Three distinct migration waves are evident in the data: Wave 1 (2001-2009), Wave 2 (2013-2020), and Wave 3 (2022-present). Although net outflows of New Zealanders were a factor in Waves 2 and 3, the net inflow during these periods was primarily driven by an influx of non-New Zealanders. Wave 1 saw a more balanced mix of the two groups.
Throughout these waves, citizens from China and India have consistently been major contributors. In Wave 3, India ascended to the top position and China dropped to third, overtaken by the Philippines. Meanwhile, the contribution of other countries, like the UK, South Korea, and South Africa, to net migration has diminished since Wave 1.
The current wave sees a higher proportion of individuals in their 30s, constituting around 35% of migrants, an increase from 25% in Wave 2. Conversely, the share of 15-29-year-olds has decreased from 37% to 27%. The relative dominance of the 30-year-old age groups in this cycle also holds true when normalizing the age groups over time by the working age population.
The shift in migration trends from younger to older, more experienced migrants is also reflected in the currently high proportion of work visas. This illustrates a change in policy emphasis towards addressing specific skill shortages. During Wave 2, the policy environment was geared towards attracting international students, evident in measures like the expansion of their work rights in 2013.
We will likely continue to see a high concentration of work visas in the data as applications for the work to residency 'Green List' became available in October 2023.
According to data from Immigration NZ, a significant portion of the recent work visas have been allocated to construction and hospitality, although many applications do not specify the job type. This trend is consistent with a higher proportion of men aged 30-39 in this net migration cycle.
The current wave is having an outsized influence over the economy
The post-Covid reopening led to a sharp increase in net migration, an event that stands out against the challenges of a constrained labour market and high inflation.
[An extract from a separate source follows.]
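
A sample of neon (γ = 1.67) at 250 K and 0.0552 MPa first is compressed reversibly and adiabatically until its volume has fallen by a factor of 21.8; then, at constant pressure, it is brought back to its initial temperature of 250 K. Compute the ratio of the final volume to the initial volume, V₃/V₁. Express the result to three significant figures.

Adiabatic step: V₂/V₁ = 0.04587; T₂ = T₁·21.8^(0.67) = 1971 K.
Isobaric step: V₃/V₂ = T₃/T₂ = 250/1971.
V₃/V₁ = (V₂/V₁)(V₃/V₂) = 0.04587 × (250/1971) = 0.005818.

V₃/V₁ ≈ 0.00582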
The growth in the domestic labour force from early 2022 to the end of 2023 aligns closely with the total inflow of net migrants over the same period. This is a marked difference compared to previous migration waves, where the domestic labour force participation rate also increased alongside a growing pool of migrant labour.
This suggests that we might need alternative methods to expand (or better utilise) the labour supply if net migration eventually slows to avoid a labor market squeeze—a point alluded to by the Reserve Bank Governor:
The current composition of older migrants, who are coming to work rather than study, is more akin to the wave in the early 2000s, when migration had a large demand impulse.
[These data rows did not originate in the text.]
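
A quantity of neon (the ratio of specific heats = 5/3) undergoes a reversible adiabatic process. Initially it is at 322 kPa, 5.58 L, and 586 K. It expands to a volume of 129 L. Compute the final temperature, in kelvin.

T₂ ≈ 72.2 K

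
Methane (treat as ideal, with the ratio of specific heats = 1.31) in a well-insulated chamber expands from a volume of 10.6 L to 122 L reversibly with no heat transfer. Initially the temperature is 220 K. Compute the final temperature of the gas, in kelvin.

For a reversible adiabat TV^(γ−1) is constant, so T₂ = T₁ (V₁/V₂)^(γ−1).
T₂ = 220 × (10.6/122)^(0.31) = 103.2 K.

T₂ ≈ 103 K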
Past research from the Reserve Bank of New Zealand indicates that a net inflow of the 30-49 age group has a much larger impact on the demand side of the economy than the 15-29 group.2 The older age group not only spends more on goods and services but also exerts greater pressure on the housing market, leading to higher house prices and rents. This dynamic partially explains why domestic demand pressure in the student-heavy Wave 2 was subdued compared to other cycles.
The same paper also found that the demand effects are highest about two years after the initial migration surge. This suggests that the demand pressure from the current wave might start materializing in the near future.
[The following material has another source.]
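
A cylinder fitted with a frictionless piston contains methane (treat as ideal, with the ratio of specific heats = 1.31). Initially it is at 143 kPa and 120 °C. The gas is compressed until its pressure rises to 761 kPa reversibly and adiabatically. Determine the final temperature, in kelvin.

T₂ ≈ 584 K

Adiabatic: T₂/T₁ = (P₂/P₁)^((γ−1)/γ).
T₁ = 120 °C = 393.1 K.
T₂ = 393.1 × (761/143)^(0.237) = 583.9 K.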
All this suggests that while the initial post-pandemic surge may have peaked, the current wave and its strong influence over the supply and demand sides of the economy will be felt for some time to come.
The estimates of international migration from Statistics NZ use the 12/16 month rule to classify long time migrants. You can find more information about the dataset here.
See the Analytical Note: ‘The macroeconomic impact of the age composition of migration’.